Of course, none of this would have mattered if the Lancastrian side of the family (John of Gaunt’s unquestionably legitimate descendants) had done a better job at that whole “being king” business. But they either were hampered by impossible circumstances (Henry IV), died too young (Henry V), or were incompetent and literally insane (Henry VI).
John of Gaunt, Duke of Lancaster and founder of both the (royal) Lancastrian and (maybe/maybe not royal) Beaufort lines. If you’re wondering where you might have met Gaunt before, Shakespeare gives him the second-best speech in Richard II, the one that starts, “This royal throne of kings, this scepter’d isle/This earth of majesty, this seat of Mars/This other Eden, demi-paradise.” {PD-Art Wikimedia Commons}
(Confused by all the Henrys and Beauforts? I don’t blame you. Here’s a link to a well-designed family tree. http://www.luminarium.org/encyclopedia/houseoflancaster.htm)
The Lancastrian defeat
The Yorkist branch of the family (here’s a link to their family tree) eventually had enough. And since they had always thought they had the better claim anyway (don’t ask), turned to war as a means of settling the matter. A lot of bloodletting ensued, and by 1471 the Lancastrians had been so decimated that Margaret’s adolescent son, Henry Tudor, found himself its last male heir.
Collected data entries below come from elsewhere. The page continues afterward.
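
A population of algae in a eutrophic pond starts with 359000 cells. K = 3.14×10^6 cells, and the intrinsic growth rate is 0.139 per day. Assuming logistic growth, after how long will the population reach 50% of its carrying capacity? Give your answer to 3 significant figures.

14.7 days

A = (K − N₀)/N₀ = (3.14×10^6 − 359000)/359000 = 7.7465.
Solve 3.14×10^6/(1 + 7.7465·e^(−0.139t)) = 1.57×10^6: 1 + 7.7465·e^(−0.139t) = 2, so e^(−0.139t) = 0.12909.
−0.139·t = ln(0.12909) = -2.0472, so t = 2.0472/0.139 = 14.728.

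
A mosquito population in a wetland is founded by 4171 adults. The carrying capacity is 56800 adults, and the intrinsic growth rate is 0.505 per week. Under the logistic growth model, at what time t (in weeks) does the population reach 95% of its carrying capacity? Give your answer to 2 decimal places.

10.85 weeks

A = (K − N₀)/N₀ = (56800 − 4171)/4171 = 12.618.
Solve 56800/(1 + 12.618·e^(−0.505t)) = 53960: 1 + 12.618·e^(−0.505t) = 1.0526, so e^(−0.505t) = 0.0041712.
−0.505·t = ln(0.0041712) = -5.4796, so t = 5.4796/0.505 = 10.851.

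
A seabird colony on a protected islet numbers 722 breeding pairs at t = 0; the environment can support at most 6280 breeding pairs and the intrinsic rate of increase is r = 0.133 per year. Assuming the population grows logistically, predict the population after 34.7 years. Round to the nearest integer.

A = (K − N₀)/N₀ = (6280 − 722)/722 = 7.6981.
N(t) = K/(1 + A·e^(−rt)) = 6280/(1 + 7.6981×e^(−0.133×34.7)).
e^(−4.615) = 0.0099012; denominator = 1 + 7.6981×0.0099012 = 1.0762.
N = 6280/1.0762 = 5835.24.

5835 breeding pairs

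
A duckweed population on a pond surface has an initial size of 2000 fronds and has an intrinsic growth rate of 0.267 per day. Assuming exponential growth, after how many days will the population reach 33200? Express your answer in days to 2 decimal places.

Set N₀·e^(rt) = 33200: e^(0.267·t) = 33200/2000 = 16.6.
0.267·t = ln(16.6) = 2.8094, so t = 2.8094/0.267 = 10.522.

10.52 days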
The 1471 Battle of Tewkesbury was one the most important battles of the War of the Roses. It was a great victory for the Yorkists and all but wiped out the Lancastrian line. This image, taken from the contemporary Histoire de la rentrée victorieuse du roi Edouard IV en son royaume d’Angleterre, depicts the beheading of Edmund Beaufort, Duke of Somerset, after the battle. His death left Lady Margaret the last of the Beauforts and her son Henry the unlikely heir to the Lancastrian claim to the throne. {PD-Art Wikimedia Commons}
Unfortunately, 1471 was a bad time to be a Lancastrian, and an even worse time to be a Lancastrian heir. The Yorkist claimant, King Edward IV, had won the day. The war, it seemed, was finally over. But Henry Tudor was a loose end Edward could not afford to ignore. Despite his young age (he was 14 in 1471), Henry was an attractive rallying point for Yorkist enemies and Lancastrian diehards (who were not necessarily different groups of people; among the nobility, loyalties shifted frequently).
Margaret quickly sent her son out of the country for his own protection. She wouldn’t see him again for another fourteen years. In the meantime, she herself would have to cope with the problem of having Lancastrian blood in a Yorkist world.
Coming up! Margaret navigates the new political realities and plots to topple the Yorkist dynasty.
So if the “scepter’d isle” speech is the second-best in Richard II, which is the best? The “sad stories of the death of kings” speech? Maybe you address this in parts two or three, whence I will soon re-sojourn. My own favorite from Richard II is Norfolk lamenting over his exile.
I didn’t know that John of Gaunt’s mistress was Chaucer’s sister-in-law! Chaucer served in Richard II’s court in some capacity, right?